Bullet-specific habits to practice

Small habits give big returns in 1-minute and 2-minute games.

  • Premoves: use them for obvious recaptures and forced sequences only. Never premove in positions with tactics or checks.
  • One-step thought: in most positions pick a candidate move and a back-up. If your primary move blunders tactically, switch to the back-up.
  • Flagging vs safe conversion: when ahead on the board, trade to reduce your opponent's counterplay rather than chasing extra pawns.
  • Practice common checkmate patterns: back-rank mate, queen+rook batteries, classic bishop sacrifices on the king square.

Daily/weekly training plan (practical)

Short, focused work will help more than long, unfocused sessions.

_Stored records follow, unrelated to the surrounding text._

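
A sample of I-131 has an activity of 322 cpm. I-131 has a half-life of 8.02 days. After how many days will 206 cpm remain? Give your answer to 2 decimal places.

5.17 days

Fraction remaining = 206/322 ≈ 0.63975.
n = log₂(322/206) = ln(1.5631)/ln 2 ≈ 0.64442 half-lives.
t = n × t½ = 0.64442 × 8.02 ≈ 5.1682 days.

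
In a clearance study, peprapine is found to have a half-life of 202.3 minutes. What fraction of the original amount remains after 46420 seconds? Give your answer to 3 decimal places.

0.071

46420 seconds = 773.667 minutes.
n = 773.667/202.3 ≈ 3.8244 half-lives.
Fraction remaining = (1/2)^3.8244 ≈ 0.070592.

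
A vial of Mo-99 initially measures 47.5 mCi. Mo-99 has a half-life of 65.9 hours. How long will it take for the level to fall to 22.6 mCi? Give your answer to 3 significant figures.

70.6 hours

Fraction remaining = 22.6/47.5 ≈ 0.47579.
n = log₂(47.5/22.6) = ln(2.1018)/ln 2 ≈ 1.0716 half-lives.
t = n × t½ = 1.0716 × 65.9 ≈ 70.619 hours.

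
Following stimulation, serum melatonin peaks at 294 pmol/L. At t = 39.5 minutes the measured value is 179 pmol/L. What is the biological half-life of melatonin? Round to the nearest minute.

A/A₀ = 179/294 ≈ 0.60884.
n = log₂(1.6425) ≈ 0.71586 half-lives elapsed in 39.5 minutes.
t½ = 39.5/0.71586 ≈ 55.179 minutes.

55 minutes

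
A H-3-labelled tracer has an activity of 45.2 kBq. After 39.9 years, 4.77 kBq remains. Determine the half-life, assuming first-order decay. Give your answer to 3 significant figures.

12.3 years

A/A₀ = 4.77/45.2 ≈ 0.10553.
n = log₂(9.4759) ≈ 3.2443 half-lives elapsed in 39.9 years.
t½ = 39.9/3.2443 ≈ 12.299 years.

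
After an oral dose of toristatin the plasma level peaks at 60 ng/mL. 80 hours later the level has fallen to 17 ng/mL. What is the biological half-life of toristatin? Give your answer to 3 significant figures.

44.0 hours

A/A₀ = 17/60 ≈ 0.28333.
n = log₂(3.5294) ≈ 1.8194 half-lives elapsed in 80 hours.
t½ = 80/1.8194 ≈ 43.97 hours.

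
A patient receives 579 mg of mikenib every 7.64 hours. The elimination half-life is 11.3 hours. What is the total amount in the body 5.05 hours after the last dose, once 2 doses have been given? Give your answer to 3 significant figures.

The 2 doses were given 12.69, 5.05 hours ago.
Total = 579·(1/2)^(12.69/11.3) + 579·(1/2)^(5.05/11.3)
      = 265.84 + 424.76 ≈ 690.6 mg.

691 mg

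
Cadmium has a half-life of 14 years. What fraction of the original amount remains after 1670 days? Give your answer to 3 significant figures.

1670 days = 4.57534 years.
n = 4.57534/14 ≈ 0.32681 half-lives.
Fraction remaining = (1/2)^0.32681 ≈ 0.7973.

0.797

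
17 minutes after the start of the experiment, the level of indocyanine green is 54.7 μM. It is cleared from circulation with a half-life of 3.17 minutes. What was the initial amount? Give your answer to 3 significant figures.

Number of half-lives elapsed: n = 17/3.17 ≈ 5.3628.
A₀ = A × 2^n = 54.7 × 2^5.3628 = 54.7 × 41.149 ≈ 2250.8 μM.

2250 μM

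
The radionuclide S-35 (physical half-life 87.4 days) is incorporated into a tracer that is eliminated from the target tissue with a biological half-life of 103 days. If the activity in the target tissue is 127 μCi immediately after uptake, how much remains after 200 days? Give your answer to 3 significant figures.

1/t_eff = 1/t_phys + 1/t_biol = 1/87.4 + 1/103 = 0.02115 per day.
t_eff = 87.4 × 103 / (87.4 + 103) ≈ 47.28 days.
Remaining = 127 × (1/2)^(200/47.28) = 127 × (1/2)^4.2301 ≈ 6.7674 μCi.

6.77 μCi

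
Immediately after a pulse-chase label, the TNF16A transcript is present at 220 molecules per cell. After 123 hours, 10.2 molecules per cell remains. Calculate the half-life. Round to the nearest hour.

28 hours

A/A₀ = 10.2/220 ≈ 0.046364.
n = log₂(21.569) ≈ 4.4309 half-lives elapsed in 123 hours.
t½ = 123/4.4309 ≈ 27.76 hours.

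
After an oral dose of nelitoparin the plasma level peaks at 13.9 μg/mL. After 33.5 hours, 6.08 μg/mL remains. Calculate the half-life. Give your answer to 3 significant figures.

28.1 hours

A/A₀ = 6.08/13.9 ≈ 0.43741.
n = log₂(2.2862) ≈ 1.1929 half-lives elapsed in 33.5 hours.
t½ = 33.5/1.1929 ≈ 28.082 hours.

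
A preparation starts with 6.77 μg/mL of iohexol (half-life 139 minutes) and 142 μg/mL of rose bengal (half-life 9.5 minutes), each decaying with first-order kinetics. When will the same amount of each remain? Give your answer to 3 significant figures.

Set 6.77·(1/2)^(t/139) = 142·(1/2)^(t/9.5).
Taking log₂: log₂(6.77/142) = t·(1/139 − 1/9.5).
log₂(0.047676) = -4.3906; 1/139 − 1/9.5 = -0.098069.
t = -4.3906 / -0.098069 ≈ 44.77 minutes.

44.8 minutes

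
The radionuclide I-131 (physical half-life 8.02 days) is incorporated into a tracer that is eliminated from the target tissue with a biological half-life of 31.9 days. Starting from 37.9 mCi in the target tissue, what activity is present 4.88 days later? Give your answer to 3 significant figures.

1/t_eff = 1/t_phys + 1/t_biol = 1/8.02 + 1/31.9 = 0.15604 per day.
t_eff = 8.02 × 31.9 / (8.02 + 31.9) ≈ 6.4088 days.
Remaining = 37.9 × (1/2)^(4.88/6.4088) = 37.9 × (1/2)^0.76146 ≈ 22.357 mCi.

22.4 mCi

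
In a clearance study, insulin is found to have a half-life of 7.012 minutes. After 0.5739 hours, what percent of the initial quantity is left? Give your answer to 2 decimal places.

0.5739 hours = 34.434 minutes.
n = 34.434/7.012 ≈ 4.9107 half-lives.
Fraction remaining = (1/2)^4.9107 ≈ 0.033245, i.e. 3.3245%.

3.32%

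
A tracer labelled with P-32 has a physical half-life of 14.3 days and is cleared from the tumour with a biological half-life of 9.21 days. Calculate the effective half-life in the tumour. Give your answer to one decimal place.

1/t_eff = 1/t_phys + 1/t_biol = 1/14.3 + 1/9.21 = 0.17851 per day.
t_eff = 14.3 × 9.21 / (14.3 + 9.21) ≈ 5.602 days.

5.6 days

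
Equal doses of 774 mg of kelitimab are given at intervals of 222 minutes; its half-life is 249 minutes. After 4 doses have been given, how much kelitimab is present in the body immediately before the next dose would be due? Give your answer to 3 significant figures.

The 4 doses were given 888, 666, 444, 222 minutes ago.
Total = 774·(1/2)^(888/249) + 774·(1/2)^(666/249) + 774·(1/2)^(444/249) + 774·(1/2)^(222/249)
      = 65.341 + 121.22 + 224.89 + 417.21 ≈ 828.66 mg.

829 mg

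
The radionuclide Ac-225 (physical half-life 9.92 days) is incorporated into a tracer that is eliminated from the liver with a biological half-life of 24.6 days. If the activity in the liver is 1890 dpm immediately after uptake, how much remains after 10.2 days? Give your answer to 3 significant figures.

695 dpm

1/t_eff = 1/t_phys + 1/t_biol = 1/9.92 + 1/24.6 = 0.14146 per day.
t_eff = 9.92 × 24.6 / (9.92 + 24.6) ≈ 7.0693 days.
Remaining = 1890 × (1/2)^(10.2/7.0693) = 1890 × (1/2)^1.4429 ≈ 695.21 dpm.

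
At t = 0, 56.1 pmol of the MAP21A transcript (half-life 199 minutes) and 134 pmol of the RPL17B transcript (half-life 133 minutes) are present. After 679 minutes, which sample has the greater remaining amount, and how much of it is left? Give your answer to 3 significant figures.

MAP21A transcript, 5.27 pmol

MAP21A transcript: 56.1 × (1/2)^3.4121 ≈ 5.2702 pmol.
RPL17B transcript: 134 × (1/2)^5.1053 ≈ 3.8928 pmol.
MAP21A transcript has more remaining, at ≈ 5.2702 pmol.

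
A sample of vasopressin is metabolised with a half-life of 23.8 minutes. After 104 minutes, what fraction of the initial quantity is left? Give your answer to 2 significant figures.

n = 104/23.8 ≈ 4.3697 half-lives.
Fraction remaining = (1/2)^4.3697 ≈ 0.04837.

0.048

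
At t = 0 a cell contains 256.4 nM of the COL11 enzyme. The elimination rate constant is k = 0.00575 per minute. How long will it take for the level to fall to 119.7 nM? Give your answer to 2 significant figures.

t½ = ln 2 / k = 0.69315 / 0.00575 ≈ 120.55 minutes.
Fraction remaining = 119.7/256.4 ≈ 0.46685.
n = log₂(256.4/119.7) = ln(2.142)/ln 2 ≈ 1.099 half-lives.
t = n × t½ = 1.099 × 120.55 ≈ 132.48 minutes.

130 minutes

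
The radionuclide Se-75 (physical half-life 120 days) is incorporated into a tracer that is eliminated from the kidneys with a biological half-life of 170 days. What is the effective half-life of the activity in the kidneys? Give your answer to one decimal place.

70.3 days

1/t_eff = 1/t_phys + 1/t_biol = 1/120 + 1/170 = 0.014216 per day.
t_eff = 120 × 170 / (120 + 170) ≈ 70.345 days.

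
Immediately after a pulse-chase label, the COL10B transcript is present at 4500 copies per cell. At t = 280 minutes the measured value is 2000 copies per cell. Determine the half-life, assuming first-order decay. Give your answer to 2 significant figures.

A/A₀ = 2000/4500 ≈ 0.44444.
n = log₂(2.25) ≈ 1.1699 half-lives elapsed in 280 minutes.
t½ = 280/1.1699 ≈ 239.33 minutes.

240 minutes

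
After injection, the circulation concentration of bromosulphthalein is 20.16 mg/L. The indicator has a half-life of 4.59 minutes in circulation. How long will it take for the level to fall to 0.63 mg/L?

0.63/20.16 = 1/32, so 5 half-lives have elapsed.
t = 5 × 4.59 = 22.95 minutes.

22.95 minutes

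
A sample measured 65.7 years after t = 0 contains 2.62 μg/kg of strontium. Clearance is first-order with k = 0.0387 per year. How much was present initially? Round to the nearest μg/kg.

t½ = ln 2 / k = 0.69315 / 0.0387 ≈ 17.911 years.
Number of half-lives elapsed: n = 65.7/17.911 ≈ 3.6682.
A₀ = A × 2^n = 2.62 × 2^3.6682 = 2.62 × 12.713 ≈ 33.307 μg/kg.

33 μg/kg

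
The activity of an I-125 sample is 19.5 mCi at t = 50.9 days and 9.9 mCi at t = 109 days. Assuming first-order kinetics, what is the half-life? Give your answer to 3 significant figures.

Over Δt = 109 − 50.9 = 58.1 days, the level fell by a factor of 19.5/9.9 ≈ 1.9697.
n = log₂(1.9697) ≈ 0.97797 half-lives, so t½ = 58.1/0.97797 ≈ 59.409 days.

59.4 days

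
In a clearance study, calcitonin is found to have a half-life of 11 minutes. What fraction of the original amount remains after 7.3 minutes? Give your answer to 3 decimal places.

0.631

n = 7.3/11 ≈ 0.66364 half-lives.
Fraction remaining = (1/2)^0.66364 ≈ 0.63129.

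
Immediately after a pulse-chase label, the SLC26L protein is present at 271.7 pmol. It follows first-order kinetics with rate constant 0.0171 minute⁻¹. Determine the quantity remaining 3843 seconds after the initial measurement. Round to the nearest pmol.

91 pmol

t½ = ln 2 / k = 0.69315 / 0.0171 ≈ 40.535 minutes.
Convert the elapsed time: 3843 seconds = 64.05 minutes.
Number of half-lives: n = 64.05/40.535 ≈ 1.5801.
Remaining = 271.7 × (1/2)^1.5801 = 271.7 × 0.33445 ≈ 90.871 pmol.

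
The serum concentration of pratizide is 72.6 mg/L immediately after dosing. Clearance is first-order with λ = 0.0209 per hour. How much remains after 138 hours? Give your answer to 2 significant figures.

4.1 mg/L

t½ = ln 2 / λ = 0.69315 / 0.0209 ≈ 33.165 hours.
Number of half-lives: n = 138/33.165 ≈ 4.161.
Remaining = 72.6 × (1/2)^4.161 = 72.6 × 0.055899 ≈ 4.0583 mg/L.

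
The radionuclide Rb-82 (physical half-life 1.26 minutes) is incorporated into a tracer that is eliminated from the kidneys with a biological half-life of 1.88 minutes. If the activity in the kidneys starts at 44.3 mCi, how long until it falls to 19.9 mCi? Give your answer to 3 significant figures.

1/t_eff = 1/t_phys + 1/t_biol = 1/1.26 + 1/1.88 = 1.3256 per minute.
t_eff = 1.26 × 1.88 / (1.26 + 1.88) ≈ 0.75439 minutes.
n = log₂(44.3/19.9) ≈ 1.1545; t = 1.1545 × 0.75439 ≈ 0.87098 minutes.

0.871 minutes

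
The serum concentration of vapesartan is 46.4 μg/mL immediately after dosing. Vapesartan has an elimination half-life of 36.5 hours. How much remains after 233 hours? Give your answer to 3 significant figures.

Number of half-lives: n = 233/36.5 ≈ 6.3836.
Remaining = 46.4 × (1/2)^6.3836 = 46.4 × 0.011977 ≈ 0.55574 μg/mL.

0.556 μg/mL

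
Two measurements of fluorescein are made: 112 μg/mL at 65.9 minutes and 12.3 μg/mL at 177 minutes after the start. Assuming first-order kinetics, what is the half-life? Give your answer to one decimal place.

Over Δt = 177 − 65.9 = 111.1 minutes, the level fell by a factor of 112/12.3 ≈ 9.1057.
n = log₂(9.1057) ≈ 3.1868 half-lives, so t½ = 111.1/3.1868 ≈ 34.863 minutes.

34.9 minutes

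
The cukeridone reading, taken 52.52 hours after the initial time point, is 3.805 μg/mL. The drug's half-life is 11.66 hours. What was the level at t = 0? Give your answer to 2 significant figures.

86 μg/mL

Number of half-lives elapsed: n = 52.52/11.66 ≈ 4.5043.
A₀ = A × 2^n = 3.805 × 2^4.5043 = 3.805 × 22.695 ≈ 86.354 μg/mL.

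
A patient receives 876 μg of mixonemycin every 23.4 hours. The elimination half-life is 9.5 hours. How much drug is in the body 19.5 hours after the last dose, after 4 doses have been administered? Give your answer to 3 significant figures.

258 μg

The 4 doses were given 89.7, 66.3, 42.9, 19.5 hours ago.
Total = 876·(1/2)^(89.7/9.5) + 876·(1/2)^(66.3/9.5) + 876·(1/2)^(42.9/9.5) + 876·(1/2)^(19.5/9.5)
      = 1.2594 + 6.9444 + 38.293 + 211.15 ≈ 257.65 μg.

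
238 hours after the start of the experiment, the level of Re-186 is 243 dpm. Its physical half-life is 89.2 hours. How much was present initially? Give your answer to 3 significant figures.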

  • Daily (10–20 minutes): tactics puzzles — focus on forks, pins, and discovered attacks. Prioritize speed and pattern recognition.
  • 3× per week (15–30 minutes): review one lost/won game — find the one turning point and write down the alternative move you would play next time. Start with these three recent games: win, loss, draw (links above).
  • Weekly (30–60 minutes): opening review — choose one opening line, learn 5 typical middlegame plans and one tactical trap to avoid.
  • Endgame (2× week, 10 minutes): basic king and pawn, and rook endgames. These give practical wins in bullet when time is low.

Next steps — short checklist before your next session

  • Warm up with 5 quick tactic puzzles (1–2 minutes each).
  • Play a short warm-up match (3–5 games) focusing on one opening system.
  • After the session, review 1 game — identify the moment you spent the most time on and whether that time turned into a better move.

Closing encouragement

You have good attacking instincts and practicality under time pressure — both vital for bullet. Tighten up king safety, reduce avoidable pawn weaknesses around the king, and build a compact opening kit. Small, consistent improvements in tactics and opening familiarity will raise your win rate quickly. Keep studying the games linked above and enjoy the process.